Further vindication comes from the nation’s capital this week, where Mayor Muriel Bowser has called in the National Guard to maintain the peace for Washington’s umpteenth round of protests that have repeatedly devolved into riots.

Cotton may be more of an immigration hawk than what’s in vogue now, but so was Trump, and for all Trump’s whining about the election, he made landmark gains with Latinos across the country, proving that running on a law-and-order message doesn’t actually alienate minorities.
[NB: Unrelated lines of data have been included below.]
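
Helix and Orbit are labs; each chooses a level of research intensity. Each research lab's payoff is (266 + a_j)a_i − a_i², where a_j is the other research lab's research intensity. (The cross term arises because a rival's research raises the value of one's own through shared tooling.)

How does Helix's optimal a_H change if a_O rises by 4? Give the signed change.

2

Helix's payoff is (266 + a_O)a_H − a_H².
∂π/∂a_H = 266 + a_O − 2a_H = 0, so a_H = 133 + 0.5a_O.
The reaction-function slope is 0.5, so a 4-unit rise in a_O moves a_H by 0.5 × 4 = 2. Helix's best response rises — the actions are strategic complements.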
Cotton may be caught in the crossfire of partisans claiming he was too much of a Trump shill or not loyal enough, but unlike pretty much every single senator gunning for the presidency, Cotton is the one who has an actual record of being right, both in terms of identifying the problem and proposing proactive solutions, on the two most consequential issues of the year, if not the decade.

Twitter stunts and trolling may earn donations, but in the end, Cotton was right without alienating any crucial faction of the GOP. The year 2024 may be a ways away, but he’s already positioned himself at the head for the start.